The most-used meaning of "cyberinfrastructure," at least by those of us trolling for grant support, is (surprise, surprise) that put forward by the US National Science Foundation (NSF). In 2003, the NSF took a data-centric view of CI as "the new research environments that support advanced data acquisition, data storage, data management, data integration, data mining, data visualization and other computing and information processing services over the Internet.

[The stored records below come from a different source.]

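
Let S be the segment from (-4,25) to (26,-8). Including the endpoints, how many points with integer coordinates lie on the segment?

4

The number of lattice points on a segment between lattice points is gcd(|Δx|,|Δy|) + 1 = gcd(30,33) + 1 = 3 + 1 = 4.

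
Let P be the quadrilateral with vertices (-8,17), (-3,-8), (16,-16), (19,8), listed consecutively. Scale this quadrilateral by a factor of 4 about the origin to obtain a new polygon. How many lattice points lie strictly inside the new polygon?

The shoelace formula gives twice the area as |((-8)·(-8) − (-3)·17) + ((-3)·(-16) − 16·(-8)) + (16·8 − 19·(-16)) + (19·17 − (-8)·8)| = 1110, so the area is 555.
The number of boundary lattice points is Σ gcd(|Δx|,|Δy|) = gcd(5,25) + gcd(19,8) + gcd(3,24) + gcd(27,9) = 5+1+3+9 = 18.
Scaling by 4 multiplies the area by 4² = 16 (so the new area is 8880) and multiplies the boundary lattice-point count by 4, giving 72.
By Pick's theorem, the interior count of the dilated polygon is 8880 − 72/2 + 1 = 8845.

8845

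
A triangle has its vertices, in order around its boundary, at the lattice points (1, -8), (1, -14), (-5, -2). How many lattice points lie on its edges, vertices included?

18

The number of boundary lattice points is Σ gcd(|Δx|,|Δy|) = gcd(0,6) + gcd(6,12) + gcd(6,6) = 6+6+6 = 18.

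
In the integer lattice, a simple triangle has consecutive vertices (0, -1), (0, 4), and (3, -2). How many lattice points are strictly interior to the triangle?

4

Using the shoelace formula, 2A = |[0·4 − 0·(-1)] + [0·(-2) − 3·4] + [3·(-1) − 0·(-2)]| = 15, so the area is 15/2.
Summing gcd(|Δx|,|Δy|) over the edges gives the boundary count: gcd(0,5) + gcd(3,6) + gcd(3,1) = 5+3+1 = 9.
Pick's theorem gives I = A − B/2 + 1 = 15/2 − 9/2 + 1 = 4.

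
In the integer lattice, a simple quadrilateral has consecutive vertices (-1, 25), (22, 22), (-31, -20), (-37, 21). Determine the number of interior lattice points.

1310

By the shoelace formula, twice the signed area is |((-1)·22 − 22·25) + (22·(-20) − (-31)·22) + ((-31)·21 − (-37)·(-20)) + ((-37)·25 − (-1)·21)| = 2625, so the area is 2625/2.
The number of boundary lattice points is Σ gcd(|Δx|,|Δy|) = gcd(23,3) + gcd(53,42) + gcd(6,41) + gcd(36,4) = 1+1+1+4 = 7.
By Pick's theorem A = I + B/2 − 1, so I = 2625/2 − 7/2 + 1 = 1310.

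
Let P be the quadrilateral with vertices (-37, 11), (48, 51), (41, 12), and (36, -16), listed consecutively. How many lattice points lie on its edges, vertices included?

The number of boundary lattice points is Σ gcd(|Δx|,|Δy|) = gcd(85,40) + gcd(7,39) + gcd(5,28) + gcd(73,27) = 5+1+1+1 = 8.

8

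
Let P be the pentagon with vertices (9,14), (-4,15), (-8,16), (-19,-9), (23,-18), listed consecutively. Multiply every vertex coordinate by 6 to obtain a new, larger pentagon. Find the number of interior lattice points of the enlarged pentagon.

Using the shoelace formula, 2A = |[9·15 − (-4)·14] + [(-4)·16 − (-8)·15] + [(-8)·(-9) − (-19)·16] + [(-19)·(-18) − 23·(-9)] + [23·14 − 9·(-18)]| = 1656, so the area is 828.
Along each edge there are gcd(|Δx|,|Δy|)+1 lattice points, so counting each shared vertex once the boundary has gcd(13,1) + gcd(4,1) + gcd(11,25) + gcd(42,9) + gcd(14,32) = 1+1+1+3+2 = 8.
Scaling by 6 multiplies the area by 6² = 36 (so the new area is 29808) and multiplies the boundary lattice-point count by 6, giving 48.
By Pick's theorem, the interior count of the dilated polygon is 29808 − 48/2 + 1 = 29785.

29785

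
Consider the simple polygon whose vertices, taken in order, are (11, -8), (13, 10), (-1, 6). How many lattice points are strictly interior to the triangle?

120

Using the shoelace formula, 2A = |(11·10 − 13·(-8)) + (13·6 − (-1)·10) + ((-1)·(-8) − 11·6)| = 244, so the area is 122.
Summing gcd(|Δx|,|Δy|) over the edges gives the boundary count: gcd(2,18) + gcd(14,4) + gcd(12,14) = 2+2+2 = 6.
Pick's theorem gives I = A − B/2 + 1 = 122 − 6/2 + 1 = 120.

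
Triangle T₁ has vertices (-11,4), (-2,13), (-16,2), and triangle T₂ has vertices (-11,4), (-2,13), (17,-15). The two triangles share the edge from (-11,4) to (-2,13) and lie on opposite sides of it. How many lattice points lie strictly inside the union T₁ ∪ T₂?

224

The union is the simple quadrilateral with vertices (-11,4), (-16,2), (-2,13), (17,-15) in order.
Using the shoelace formula, 2A = |[(-11)·2 − (-16)·4] + [(-16)·13 − (-2)·2] + [(-2)·(-15) − 17·13] + [17·4 − (-11)·(-15)]| = 450, so the area is 225.
Summing gcd(|Δx|,|Δy|) over the edges gives the boundary count: gcd(5,2) + gcd(14,11) + gcd(19,28) + gcd(28,19) = 1+1+1+1 = 4.
By Pick's theorem I = A − B/2 + 1 = 225 − 4/2 + 1 = 224.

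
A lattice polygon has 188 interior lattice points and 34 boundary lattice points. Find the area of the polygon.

204

Pick's theorem states A = I + B/2 − 1, so A = 188 + 34/2 − 1 = 204.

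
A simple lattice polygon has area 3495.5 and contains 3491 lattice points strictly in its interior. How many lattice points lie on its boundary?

Pick's theorem gives A = I + B/2 − 1, so B = 2(A − I + 1) = 2(3495.5 − 3491 + 1) = 11.

11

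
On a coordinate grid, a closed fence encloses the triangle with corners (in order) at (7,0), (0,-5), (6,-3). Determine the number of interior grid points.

7

The shoelace formula gives twice the area as |(7·(-5) − 0·0) + (0·(-3) − 6·(-5)) + (6·0 − 7·(-3))| = 16, so the area is 8.
Along each edge there are gcd(|Δx|,|Δy|)+1 lattice points, so counting each shared vertex once the boundary has gcd(7,5) + gcd(6,2) + gcd(1,3) = 1+2+1 = 4.
Pick's theorem gives I = A − B/2 + 1 = 8 − 4/2 + 1 = 7.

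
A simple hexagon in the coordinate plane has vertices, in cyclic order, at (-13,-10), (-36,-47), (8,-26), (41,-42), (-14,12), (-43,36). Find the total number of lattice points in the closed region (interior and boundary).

By the shoelace formula, twice the signed area is |[(-13)·(-47) − (-36)·(-10)] + [(-36)·(-26) − 8·(-47)] + [8·(-42) − 41·(-26)] + [41·12 − (-14)·(-42)] + [(-14)·36 − (-43)·12] + [(-43)·(-10) − (-13)·36]| = 3107, so the area is 1553.5.
Along each edge there are gcd(|Δx|,|Δy|)+1 lattice points, so counting each shared vertex once the boundary has gcd(23,37) + gcd(44,21) + gcd(33,16) + gcd(55,54) + gcd(29,24) + gcd(30,46) = 1+1+1+1+1+2 = 7.
Pick's theorem gives I = A − B/2 + 1 = 1553.5 − 7/2 + 1 = 1551, so the closed region contains I + B = 1551 + 7 = 1558 lattice points.

1558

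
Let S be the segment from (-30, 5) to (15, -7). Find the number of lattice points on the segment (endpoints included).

4

The number of lattice points on a segment between lattice points is gcd(|Δx|,|Δy|) + 1 = gcd(45,12) + 1 = 3 + 1 = 4.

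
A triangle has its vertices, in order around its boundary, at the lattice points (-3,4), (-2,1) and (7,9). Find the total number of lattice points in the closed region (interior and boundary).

22

By the shoelace formula, twice the signed area is |((-3)·1 − (-2)·4) + ((-2)·9 − 7·1) + (7·4 − (-3)·9)| = 35, so the area is 35/2.
The number of boundary lattice points is Σ gcd(|Δx|,|Δy|) = gcd(1,3) + gcd(9,8) + gcd(10,5) = 1+1+5 = 7.
Pick's theorem gives I = A − B/2 + 1 = 35/2 − 7/2 + 1 = 15, so the closed region contains I + B = 15 + 7 = 22 lattice points.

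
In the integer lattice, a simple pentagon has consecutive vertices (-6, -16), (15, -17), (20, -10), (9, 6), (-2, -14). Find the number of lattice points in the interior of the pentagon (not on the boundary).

The shoelace formula gives twice the area as |[(-6)·(-17) − 15·(-16)] + [15·(-10) − 20·(-17)] + [20·6 − 9·(-10)] + [9·(-14) − (-2)·6] + [(-2)·(-16) − (-6)·(-14)]| = 576, so the area is 288.
Along each edge there are gcd(|Δx|,|Δy|)+1 lattice points, so counting each shared vertex once the boundary has gcd(21,1) + gcd(5,7) + gcd(11,16) + gcd(11,20) + gcd(4,2) = 1+1+1+1+2 = 6.
By Pick's theorem A = I + B/2 − 1, so I = 288 − 6/2 + 1 = 286.

286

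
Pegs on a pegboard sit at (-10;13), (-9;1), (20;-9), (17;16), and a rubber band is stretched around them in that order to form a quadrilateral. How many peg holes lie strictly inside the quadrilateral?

By the shoelace formula, twice the signed area is |[(-10)·1 − (-9)·13] + [(-9)·(-9) − 20·1] + [20·16 − 17·(-9)] + [17·13 − (-10)·16]| = 1022, so the area is 511.
The number of boundary lattice points is Σ gcd(|Δx|,|Δy|) = gcd(1,12) + gcd(29,10) + gcd(3,25) + gcd(27,3) = 1+1+1+3 = 6.
Pick's theorem gives I = A − B/2 + 1 = 511 − 6/2 + 1 = 509.

509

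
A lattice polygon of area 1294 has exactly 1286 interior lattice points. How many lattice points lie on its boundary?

Pick's theorem gives A = I + B/2 − 1, so B = 2(A − I + 1) = 2(1294 − 1286 + 1) = 18.

18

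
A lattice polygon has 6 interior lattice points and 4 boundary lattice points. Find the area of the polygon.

Pick's theorem states A = I + B/2 − 1, so A = 6 + 4/2 − 1 = 7.

7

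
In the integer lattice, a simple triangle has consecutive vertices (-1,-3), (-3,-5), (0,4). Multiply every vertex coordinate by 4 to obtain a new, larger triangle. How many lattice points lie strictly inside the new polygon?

Using the shoelace formula, 2A = |((-1)·(-5) − (-3)·(-3)) + ((-3)·4 − 0·(-5)) + (0·(-3) − (-1)·4)| = 12, so the area is 6.
The number of boundary lattice points is Σ gcd(|Δx|,|Δy|) = gcd(2,2) + gcd(3,9) + gcd(1,7) = 2+3+1 = 6.
Scaling by 4 multiplies the area by 4² = 16 (so the new area is 96) and multiplies the boundary lattice-point count by 4, giving 24.
By Pick's theorem, the interior count of the dilated polygon is 96 − 24/2 + 1 = 85.

85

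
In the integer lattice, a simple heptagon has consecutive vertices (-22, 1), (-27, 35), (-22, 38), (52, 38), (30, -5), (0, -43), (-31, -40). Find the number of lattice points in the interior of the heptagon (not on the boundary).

4333

The shoelace formula gives twice the area as |[(-22)·35 − (-27)·1] + [(-27)·38 − (-22)·35] + [(-22)·38 − 52·38] + [52·(-5) − 30·38] + [30·(-43) − 0·(-5)] + [0·(-40) − (-31)·(-43)] + [(-31)·1 − (-22)·(-40)]| = 8745, so the area is 8745/2.
Along each edge there are gcd(|Δx|,|Δy|)+1 lattice points, so counting each shared vertex once the boundary has gcd(5,34) + gcd(5,3) + gcd(74,0) + gcd(22,43) + gcd(30,38) + gcd(31,3) + gcd(9,41) = 1+1+74+1+2+1+1 = 81.
By Pick's theorem A = I + B/2 − 1, so I = 8745/2 − 81/2 + 1 = 4333.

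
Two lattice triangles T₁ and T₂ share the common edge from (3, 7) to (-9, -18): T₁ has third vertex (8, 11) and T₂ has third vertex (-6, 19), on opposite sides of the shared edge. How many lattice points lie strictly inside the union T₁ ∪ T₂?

The union is the simple quadrilateral with vertices (3, 7), (8, 11), (-9, -18), (-6, 19) in order.
By the shoelace formula, twice the signed area is |(3·11 − 8·7) + (8·(-18) − (-9)·11) + ((-9)·19 − (-6)·(-18)) + ((-6)·7 − 3·19)| = 446, so the area is 223.
Summing gcd(|Δx|,|Δy|) over the edges gives the boundary count: gcd(5,4) + gcd(17,29) + gcd(3,37) + gcd(9,12) = 1+1+1+3 = 6.
By Pick's theorem I = A − B/2 + 1 = 223 − 6/2 + 1 = 221.

221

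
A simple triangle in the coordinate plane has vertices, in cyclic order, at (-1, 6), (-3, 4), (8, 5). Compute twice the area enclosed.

By the shoelace formula, twice the signed area is |[(-1)·4 − (-3)·6] + [(-3)·5 − 8·4] + [8·6 − (-1)·5]| = 20, so the area is 10.

20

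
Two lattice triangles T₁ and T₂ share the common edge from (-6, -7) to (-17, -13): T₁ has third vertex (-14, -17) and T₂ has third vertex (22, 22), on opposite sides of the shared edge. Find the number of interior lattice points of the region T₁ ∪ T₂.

105

The union is the simple quadrilateral with vertices (-6, -7), (-14, -17), (-17, -13), (22, 22) in order.
The shoelace formula gives twice the area as |[(-6)·(-17) − (-14)·(-7)] + [(-14)·(-13) − (-17)·(-17)] + [(-17)·22 − 22·(-13)] + [22·(-7) − (-6)·22]| = 213, so the area is 106.5.
Summing gcd(|Δx|,|Δy|) over the edges gives the boundary count: gcd(8,10) + gcd(3,4) + gcd(39,35) + gcd(28,29) = 2+1+1+1 = 5.
By Pick's theorem I = A − B/2 + 1 = 106.5 − 5/2 + 1 = 105.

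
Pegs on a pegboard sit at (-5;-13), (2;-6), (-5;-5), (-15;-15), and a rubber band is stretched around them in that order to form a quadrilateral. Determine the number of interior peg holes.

By the shoelace formula, twice the signed area is |[(-5)·(-6) − 2·(-13)] + [2·(-5) − (-5)·(-6)] + [(-5)·(-15) − (-15)·(-5)] + [(-15)·(-13) − (-5)·(-15)]| = 136, so the area is 68.
Along each edge there are gcd(|Δx|,|Δy|)+1 lattice points, so counting each shared vertex once the boundary has gcd(7,7) + gcd(7,1) + gcd(10,10) + gcd(10,2) = 7+1+10+2 = 20.
Pick's theorem gives I = A − B/2 + 1 = 68 − 20/2 + 1 = 59.

59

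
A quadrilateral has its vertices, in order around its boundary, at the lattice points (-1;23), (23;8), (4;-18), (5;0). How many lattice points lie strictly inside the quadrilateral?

Using the shoelace formula, 2A = |[(-1)·8 − 23·23] + [23·(-18) − 4·8] + [4·0 − 5·(-18)] + [5·23 − (-1)·0]| = 778, so the area is 389.
Summing gcd(|Δx|,|Δy|) over the edges gives the boundary count: gcd(24,15) + gcd(19,26) + gcd(1,18) + gcd(6,23) = 3+1+1+1 = 6.
Pick's theorem gives I = A − B/2 + 1 = 389 − 6/2 + 1 = 387.

387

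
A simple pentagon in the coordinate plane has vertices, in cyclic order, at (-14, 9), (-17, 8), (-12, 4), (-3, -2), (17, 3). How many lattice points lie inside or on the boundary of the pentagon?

By the shoelace formula, twice the signed area is |((-14)·8 − (-17)·9) + ((-17)·4 − (-12)·8) + ((-12)·(-2) − (-3)·4) + ((-3)·3 − 17·(-2)) + (17·9 − (-14)·3)| = 325, so the area is 162.5.
Summing gcd(|Δx|,|Δy|) over the edges gives the boundary count: gcd(3,1) + gcd(5,4) + gcd(9,6) + gcd(20,5) + gcd(31,6) = 1+1+3+5+1 = 11.
Pick's theorem gives I = A − B/2 + 1 = 162.5 − 11/2 + 1 = 158, so the closed region contains I + B = 158 + 11 = 169 lattice points.

169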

In scientific usage, cyberinfrastructure is a technological solution to the problem of efficiently connecting data, computers, and people with the goal of enabling derivation of novel scientific theories and knowledge" ( www.nsf.gov/news/news_summ.jsp?cntn_id=100330). High minded, but rather officious.
But as fashions change, so too do definitions. A more human view of CI is that given by Fran Berman, the San Diego Supercomputer Center's director: "Cyberinfrastructure is the coordinated aggregate of software, hardware, and other technologies, as well as human expertise, required to support current and future discoveries in science and engineering. The challenge of cyberinfrastructure is to integrate relevant and often disparate resources to provide a useful, usable, and enabling framework for research and discovery characterized by broad access and 'end-to-end' coordination" ( http://vis.sdsc.edu/sbe/SBE-CISE_Workshop_Intro.pdf). This definition moves away from CI's control aspect, and doesn't seem like something we need to protect from foreign invaders.
That CI includes the people element and is needed for research and creativity might just reflect Berman's view of our modern world. However, it must be true seeing that the NSF's Blue Ribbon Advisory Panel on CI also came to the same conclusion: "Like the physical infrastructure of roads, bridges, power grids, telephone lines, and water systems that support modern society, 'cyberinfrastructure' refers to the distributed computer, information and communication technologies combined with the personnel and integrating components that provide a long-term platform to empower the modern scientific research endeavor" ( www.nsf.gov/od/oci/reports/toc.jsp).
I like these later definitions because they make me feel that my limited efforts to improve computational science education for people are strengthening the CI, and thus building a stronger society. Indeed, the aforementioned Blue Ribbon Panel envisions us building new types of scientific and engineering knowledge environments and organizations on the CI to pursue research in new ways and with increased efficacy. Although I can't envision a world without a good book to read each night, maybe the next good book that I'll write will have to be CI-correct.